История, которую оп так любил, была для него тоже полна необъяснимых загадок, и мало-помалу он пришел к мысли, что единственное, что могут сделать историки, — это дать более или менее полное описание каких-то событий. При этом все равно остается многое, причем, вероятно, самое существенное, чего нельзя, по мнению Швейцера, ни постигнуть, ни объяснить: дух другой эпохи, дух человека другой эпохи. Не признавая этого, говорил Швейцер, историки по-прежнему будут мерять своими мерками жизнь прошлого.
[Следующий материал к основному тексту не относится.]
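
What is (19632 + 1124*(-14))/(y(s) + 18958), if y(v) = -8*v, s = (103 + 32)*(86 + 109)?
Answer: -1948/95821 ≈ -0.020330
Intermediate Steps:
s = 26325 (s = 135*195 = 26325)
(19632 + 1124*(-14))/(y(s) + 18958) = (19632 + 1124*(-14))/(-8*26325 + 18958) = (19632 - 15736)/(-210600 + 18958) = 3896/(-191642) = 3896*(-1/191642) = -1948/95821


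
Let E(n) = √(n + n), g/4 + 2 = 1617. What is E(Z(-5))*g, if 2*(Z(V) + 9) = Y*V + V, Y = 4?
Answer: 6460*I*√43 ≈ 42361.0*I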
Впоследствии Швейцер подробно развивал эти мысли, но зародились они у него уже в гимназические годы.
Одной из вечно волновавших его тайн было загадочное рождение в человеческой душе идеи, иногда вдруг меняющей его жизнь, а иногда и проходящей для него бесследно. Вот кончается твое детство и прорастают в душе ростки благородных идей. Ты охвачен юношеским взволнованным стремлением к добру и правде. Набухают почки, и расцветает цветок, завязывается завязь плода. Продолжается развитие личности, и здесь одно очень важно: что станет с плодом, почки которого так многообещающе набухали на дереве жизни в весеннюю пору юности? Так представлялось Швейцеру зарождение идей, и он до конца жизни сохранял убеждение, что в более поздние годы жизни человек должен чувствовать так же глубоко, как чувствовал в юные годы. Убеждение это сопровождало его, «как верный советчик на дороге жизни»: «Повинуясь инстинкту, я опасался стать тем, что обычно обозначают термином „зрелый человек“.
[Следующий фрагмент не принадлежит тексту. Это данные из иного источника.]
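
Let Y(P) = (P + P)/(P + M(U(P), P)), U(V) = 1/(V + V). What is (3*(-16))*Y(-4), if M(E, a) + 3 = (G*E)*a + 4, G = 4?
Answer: -384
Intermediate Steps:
U(V) = 1/(2*V)
M(E, a) = 1 + 4*E*a (M(E, a) = -3 + ((4*E)*a + 4) = -3 + (4*E*a + 4) = -3 + (4 + 4*E*a) = 1 + 4*E*a)
Y(P) = 2*P/(3 + P) (Y(P) = (P + P)/(P + (1 + 4*(1/(2*P))*P)) = (2*P)/(P + (1 + 2)) = (2*P)/(P + 3) = (2*P)/(3 + P) = 2*P/(3 + P))
(3*(-16))*Y(-4) = (3*(-16))*(2*(-4)/(3 - 4)) = -96*(-4)/(-1) = -96*(-4)*(-1) = -48*8 = -384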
Сама идея «зрелости» угнетала Швейцера. Она звучала для него «музыкальным диссонансом», сопровождающим такие слова, как обнищание, замедление роста, притупление чувств. Этим эпитетом люди награждают обычно человека, живущего исключительно по законам рассуждения и логики, пришедшего к этому путем подражания другим людям и постепенной утраты всех своих юношеских убеждений, одного за другим. Когда-то вы верили в победу правды, и вот вы не верите в нее больше. Вы верили в людей — и больше не верите в них. Вы жаждали правосудия, но больше не жаждете. Вы верили в силы доброты и миролюбия, но больше не верите. Вы были способны на порыв, не то теперь. Чтобы пройти через бури и мели жизни, вы облегчили ношу корабля, сбросив за борт то, без чего надеялись обойтись. Но оказалось, что этот груз были ваша насущная еда и питье; да, груз ваш стал легче, но сами вы угасаете.